In our home, Matthew my Polish-Lebanese husband is the sausage maker. His parents used to make both Polish and Italian sausage and he enjoys carrying on the tradition. For a Non-Italian, he has done an excellent job of perfecting his version of a fresh Italian sausage recipe along with a traditional fresh Polish sausage that we make at Easter time. And, now with his new Cabela’s Carnivore Meat Grinder he can processes 50 pounds of meat quickly so we always have some in the freezer. I will post more on his recipe and sausage making tips in another blog.
Most of us non-vegetarians eat sausage usually by grilling or having the sausage in a sauce, stew, soup or on a piece of bread with condiments, sauerkraut, peppers and onions, etc. Just writing about it makes me hungry, as I’m an unabashed non-vegetarian!
So, how else can one serve sausage? I recently found an intriguing recipe that is not your standard pasta, sausage and broccoli rabe concoction and tried out with my husband Matt.

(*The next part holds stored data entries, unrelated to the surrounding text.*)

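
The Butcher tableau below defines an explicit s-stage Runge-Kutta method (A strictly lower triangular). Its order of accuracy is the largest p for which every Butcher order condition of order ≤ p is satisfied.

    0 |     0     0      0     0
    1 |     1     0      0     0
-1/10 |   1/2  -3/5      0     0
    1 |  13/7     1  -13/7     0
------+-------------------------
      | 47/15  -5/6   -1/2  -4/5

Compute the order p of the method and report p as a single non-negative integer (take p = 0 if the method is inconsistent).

1

b = (47/15, -5/6, -1/2, -4/5)
c = (0, 1, -1/10, 1)
Ac = (0, 0, -3/5, 83/70)
Σ b_i: 47/15·1 + (-5/6)·1 + (-1/2)·1 + (-4/5)·1 = 1 ✓
b·c: (-5/6)·1 + (-1/2)·(-1/10) + (-4/5)·1 = -19/12 ≠ 1/2 ⇒ order 1.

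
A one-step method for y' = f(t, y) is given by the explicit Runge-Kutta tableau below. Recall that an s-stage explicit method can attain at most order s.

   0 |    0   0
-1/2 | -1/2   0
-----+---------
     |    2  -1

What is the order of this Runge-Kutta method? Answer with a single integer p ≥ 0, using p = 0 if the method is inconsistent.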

It was delicious and a very easy weeknight meal and prefect for a cold New England winter evening. I served it only with a simple salad. It would also be good with a side of pasta (orecchiette would be my choice), with olive oil, garlic, pepper, salt and Parmigiano Reggiano with a sprinkle of fresh parsley. Hope you enjoy the recipe as much as we did!
Roasted Sausage & Grapes
This is a simple recipe that delivers lots of flavor and visual interest, Although the recipes calls only for red grapes, I think a combo of both red and green grapes would look very nice too. If you can find a good fresh Itilain sausage from a small batch producer all the better!
1 1/2 pounds red seedless grapes ( approx 3 1/2 cups)

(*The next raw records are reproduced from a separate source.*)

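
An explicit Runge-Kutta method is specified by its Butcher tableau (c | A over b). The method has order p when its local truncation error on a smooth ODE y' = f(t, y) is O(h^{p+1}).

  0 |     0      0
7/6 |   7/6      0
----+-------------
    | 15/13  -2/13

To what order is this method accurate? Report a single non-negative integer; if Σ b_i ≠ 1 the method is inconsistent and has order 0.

b = (15/13, -2/13)
c = (0, 7/6)
Σ b_i: 15/13·1 + (-2/13)·1 = 1 ✓
b·c: (-2/13)·7/6 = -7/39 ≠ 1/2 ⇒ order 1.

1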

3 medium shallots - thinly sliced
2 springs rosemary 4-5 inches long - removed from stem and roughly chopped
1 tablespoon fennel seeds
1 1/2 pounds for uncooked fresh hot or sweet Italian sausage
1/4 cup of O'Live A Little's Italian Herb Extra Virgin Olive Oil
3 tablespoons O'Live A Little's Traditional Dark Balsamic Vinegar
Salt and pepper to taste
Heat oven to 425 degrees and ready a baking sheet lined with a silicone baking mat
Prick the sausage links all over with a fork and remove the grapes from the stems
Add the first 6 ingredients in to the bowl including the grapes and sausage
Add the Italian Herb Extra Virgin Olive Oil and toss to coat all.
Slide all the items in the bowl onto the prepared baking sheet and arrange in an even layer. Sprinkle with salt and pepper.
Roast for 25 - 30 minutes flipping the sausages and tossing the grapes half way though. The sausages and grapes are done when the sausages are browned, cooked through and the grapes have blistered and burst. 77
Drizzle the Traditional Dark Balsamic Vinegar over the sausages and grapes and toss to coat.